A partire dal 2010 Taylor Townsend ha ottenuto i primi risultati di rilievo nel circuito ITF nel doppio, quando in coppia con la coetanea Gabrielle Faith Andrews si è imposta a Lexington e Boca Raton, arrestandosi nell’atto conclusivo ad Atlanta. Sempre ad Atlanta ha centrato i quarti nel singolare, miglior risultato di un anno comunque interessante. Nel 2011 la giovane afroamericana ha mostrato enormi progressi, con la prima vittoria ottenuta nei Pan American Championships e la conferma nel doppio con i tre successi consecutivi conseguiti a Carson, Rancho Mirage e Plantation e la finale di categoria agli Us Open.
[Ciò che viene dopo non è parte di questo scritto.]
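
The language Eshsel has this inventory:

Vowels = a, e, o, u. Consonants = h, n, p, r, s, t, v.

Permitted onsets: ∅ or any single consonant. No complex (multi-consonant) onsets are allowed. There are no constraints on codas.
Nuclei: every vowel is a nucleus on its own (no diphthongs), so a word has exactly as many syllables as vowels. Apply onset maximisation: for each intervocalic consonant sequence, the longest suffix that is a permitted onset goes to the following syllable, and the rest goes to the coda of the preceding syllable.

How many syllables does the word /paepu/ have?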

Ha chiuso l’anno al trentunesimo posto del ranking junior e come numero 430 del ranking WTA.

In molti sono pronti a scommettere sulle potenzialità di questa giocatrice in fieri, la speranza è che possa lavorare lontano dalle pressioni indotte da un ambiente che inizia a porsi insistentemente la domanda se sia o meno l’erede di Venus o Serena. Ancora la Rinaldi: “Le Williams hanno fatto molto per il nostro sport, ovviamente sono state un modello per Taylor. Ma lei sta sviluppando il suo stile di gioco”. Se riuscirà a superare questo tipo di ostacolo, certamente ben più pericoloso delle decine di avversarie che incontrerà lungo la strada che porta alla gloria, potrà dire la sua tinteggiando con i colori dell’arcobaleno le pareti bianche di un tennis femminile in cui la fantasia sta lasciando sempre più spazio all’omologazione tecnica delle sue interpreti.